Death by a Thousand Cuts (solo show)
Exhibition Talk/Preview 24
Talk 5.30pm Preview 6pm – 7.30pm
Gordon Cheung’s first solo exhibition at Chinese Arts
Centre, Death by a Thousand Cuts, sees the artist continuing
his interrogation of power structures and belief systems,
and our obedience to them. Cheung’s paintings capture
the hallucinations between the virtual and actual realities
of a globalised world oscillating between Utopia and Dystopia.
Spray paint, oil, acrylics, pastels, stock listings and ink
collide in his works to form epic techno-sublime vistas.
Featuring newly commissioned works, Death by a Thousand Cuts
responds to the rise of China as potentially the next superpower,
its affect on the world order and how their socialism is mutating
into socialist capitalism. Cheung captures a sense of these
issues and formulates his response by working with Chinese
propaganda and acrobatic images converged with ideas of zombie
horror B movies.
The exhibition title is a dark playful reference to the cut/paste
techniques Cheung employs to create his post-apocalyptic landscapes.
The title also references ‘slow slicing’ or língchí,
a form of execution used in China from roughly 900 AD to its
abolition in 1905. A torturous practice, the method of execution
has become a fixture in the image of China among some Westerners.
Some modern writers suggest that exaggerated retellings of
língchí have led to it becoming known as the
sensationalistic ‘death by a thousand cuts’ and
betray mistranslation, cultural differences, racism and other
factors. Nowadays the phrase is used metaphorically to describe
the gradual or incremental destruction of something, such
as an institution, program or policy by repeated minor attacks
or in business management to describe a product or idea that
is damaged or destroyed by too many minor changes.

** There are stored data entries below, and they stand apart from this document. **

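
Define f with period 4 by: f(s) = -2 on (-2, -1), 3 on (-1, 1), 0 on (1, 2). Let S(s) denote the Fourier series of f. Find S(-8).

s = -8 differs from s = 0 by -2 full period(s), and the series is 4-periodic.
f is continuous at s = 0 with value 3, so the series converges to 3 there.

3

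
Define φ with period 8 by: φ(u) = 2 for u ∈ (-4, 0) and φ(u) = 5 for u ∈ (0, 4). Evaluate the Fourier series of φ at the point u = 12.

7/2

u = 12 differs from u = -4 by 2 full period(s), and the series is 8-periodic.
At u = -4 the one-sided limits are φ(-4^-) = 5 and φ(-4^+) = 2.
By Dirichlet's theorem the series converges to their average, [(5) + (2)]/2 = 7/2.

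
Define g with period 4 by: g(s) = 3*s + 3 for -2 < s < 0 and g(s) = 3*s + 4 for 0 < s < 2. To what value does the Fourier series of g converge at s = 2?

At s = 2 the one-sided limits are g(2^-) = 10 and g(2^+) = -3.
By Dirichlet's theorem the series converges to their average, [(10) + (-3)]/2 = 7/2.

7/2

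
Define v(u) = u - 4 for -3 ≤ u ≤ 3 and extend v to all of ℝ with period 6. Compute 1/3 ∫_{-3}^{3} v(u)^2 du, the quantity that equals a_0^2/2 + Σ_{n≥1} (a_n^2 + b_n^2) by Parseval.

38

1/3 ∫_{-3}^{3} v(u)^2 du = 1/3 · (114) = 38.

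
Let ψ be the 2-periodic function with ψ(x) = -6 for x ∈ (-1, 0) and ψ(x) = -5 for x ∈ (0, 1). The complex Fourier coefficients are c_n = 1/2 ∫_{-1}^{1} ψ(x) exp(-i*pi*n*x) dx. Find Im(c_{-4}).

0

Since ψ is real-valued, Im(c_{-4}) = -1/2 ∫_{-1}^{1} ψ(x) sin(-4*pi*x) dx = b_{4}/2.
Split the integral at the breakpoints.
Directly, an antiderivative of (-6) sin(-4*pi*x) is -3*cos(4*pi*x)/(2*pi); evaluating from -1 to 0: ∫_{-1}^{0} (-6) sin(-4*pi*x) dx = (-3/(2*pi)) - (-3/(2*pi)) = 0.
Directly, an antiderivative of (-5) sin(-4*pi*x) is -5*cos(4*pi*x)/(4*pi); evaluating from 0 to 1: ∫_{0}^{1} (-5) sin(-4*pi*x) dx = (-5/(4*pi)) - (-5/(4*pi)) = 0.
So ∫_{-1}^{1} ψ(x) sin(-4*pi*x) dx = 0.
Hence Im(c_{-4}) = (-1/2)·(0) = 0.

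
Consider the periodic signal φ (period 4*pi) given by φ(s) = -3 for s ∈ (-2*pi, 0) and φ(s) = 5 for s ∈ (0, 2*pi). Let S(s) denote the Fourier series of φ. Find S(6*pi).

s = 6*pi differs from s = 2*pi by 1 full period(s), and the series is 4*pi-periodic.
At s = 2*pi the one-sided limits are φ(2*pi^-) = 5 and φ(2*pi^+) = -3.
By Dirichlet's theorem the series converges to their average, [(5) + (-3)]/2 = 1.

1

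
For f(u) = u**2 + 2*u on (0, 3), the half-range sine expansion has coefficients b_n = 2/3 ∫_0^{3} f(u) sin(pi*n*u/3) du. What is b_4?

b_4 = 2/3 ∫_0^{3} (u**2 + 2*u) sin(4*pi*u/3) du.
Integrating by parts twice (tabular method), an antiderivative of (u**2 + 2*u) sin(4*pi*u/3) is -3*u**2*cos(4*pi*u/3)/(4*pi) + 9*u*sin(4*pi*u/3)/(8*pi**2) - 3*u*cos(4*pi*u/3)/(2*pi) + 9*sin(4*pi*u/3)/(8*pi**2) + 27*cos(4*pi*u/3)/(32*pi**3); evaluating from 0 to 3: ∫_{0}^{3} (u**2 + 2*u) sin(4*pi*u/3) du = (9*(3 - 40*pi**2)/(32*pi**3)) - (27/(32*pi**3)) = -45/(4*pi).
Hence b_4 = (2/3)·(-45/(4*pi)) = -15/(2*pi).

-15/(2*pi)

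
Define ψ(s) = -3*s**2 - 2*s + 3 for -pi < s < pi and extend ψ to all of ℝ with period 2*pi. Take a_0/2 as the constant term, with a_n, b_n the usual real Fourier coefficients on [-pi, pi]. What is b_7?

b_7 = 1/pi ∫_{-pi}^{pi} ψ(s) sin(7*s) ds.
Integrating by parts twice (tabular method), an antiderivative of (-3*s**2 - 2*s + 3) sin(7*s) is 3*s**2*cos(7*s)/7 - 6*s*sin(7*s)/49 + 2*s*cos(7*s)/7 - 2*sin(7*s)/49 - 153*cos(7*s)/343; evaluating from -pi to pi: ∫_{-pi}^{pi} (-3*s**2 - 2*s + 3) sin(7*s) ds = (-3*pi**2/7 - 2*pi/7 + 153/343) - (-3*pi**2/7 + 153/343 + 2*pi/7) = -4*pi/7.
Hence b_7 = (1/pi)·(-4*pi/7) = -4/7.

-4/7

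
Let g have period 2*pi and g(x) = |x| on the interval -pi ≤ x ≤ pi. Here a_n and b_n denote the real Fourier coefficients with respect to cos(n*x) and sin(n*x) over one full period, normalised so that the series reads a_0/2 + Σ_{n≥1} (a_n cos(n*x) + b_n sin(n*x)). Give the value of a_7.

a_7 = 1/pi ∫_{-pi}^{pi} g(x) cos(7*x) dx.
g is even and cos(7*x) is even, so the integrand is even and a_7 = 2/pi ∫_0^{pi} g(x) cos(7*x) dx.
Integrating by parts (boundary term plus one more integral), an antiderivative of (x) cos(7*x) is x*sin(7*x)/7 + cos(7*x)/49; evaluating from 0 to pi: ∫_{0}^{pi} (x) cos(7*x) dx = (-1/49) - (1/49) = -2/49.
Hence a_7 = (2/pi)·(-2/49) = -4/(49*pi).

-4/(49*pi)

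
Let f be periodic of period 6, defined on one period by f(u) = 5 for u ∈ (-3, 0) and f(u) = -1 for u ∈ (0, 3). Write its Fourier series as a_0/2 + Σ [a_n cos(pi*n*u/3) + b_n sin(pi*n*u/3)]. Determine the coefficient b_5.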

Gordon Cheung lives and works in London. He graduated from
Royal College of Art in 2001 and since then has exhibited
nationally and internationally. Cheung was the second artist
to take part in Chinese Arts Centre’s Breathe artist
residency programme in 2004 and was the first British born
Chinese artist to be included in the largest and most ambitious
survey of recent developments in UK art, The British Art Show
6 and The John Moores Painting 24. In 2007 he was commissioned
for a Laing Art Solo Award (Selected by Susan May), Laing
Art Gallery, UK, a solo show at the Aspex gallery, UK called
The 1000 Yard Stare and God is on Our Side, Unosunove Gallery,
Rome. At the same time as this solo show at Chinese Arts Centre
he will be having a solo show called ‘The Fall of the
Rebel Angels’ at Alan Cristea Gallery, London.
For email interviews, images and further information on Chinese
Arts Centre, please contact Alyson Doocey at Chinese Arts
+44 (0) 161 832 7271
Chinese Arts Centre
Manchester, M4 1EU
Mon-Sat 10am – 5pm and Sun 11am-4pm
Notes for editors
Chinese Arts Centre was established in 1986 and acts as
the national agency to promote, commission and exhibit Chinese
artists. Following on from a £2.5 million Lottery grant
it opened it's new Centre in November 2003 and received a
RIBA award for architecture and was a finalist for the accessible
building of the year in 2004. In 2006 Chinese Arts Centre
was proud to receive a Pearl Award for Creative Excellence.
During 2007 Chinese Arts Centre celebrated its 21st Anniversary.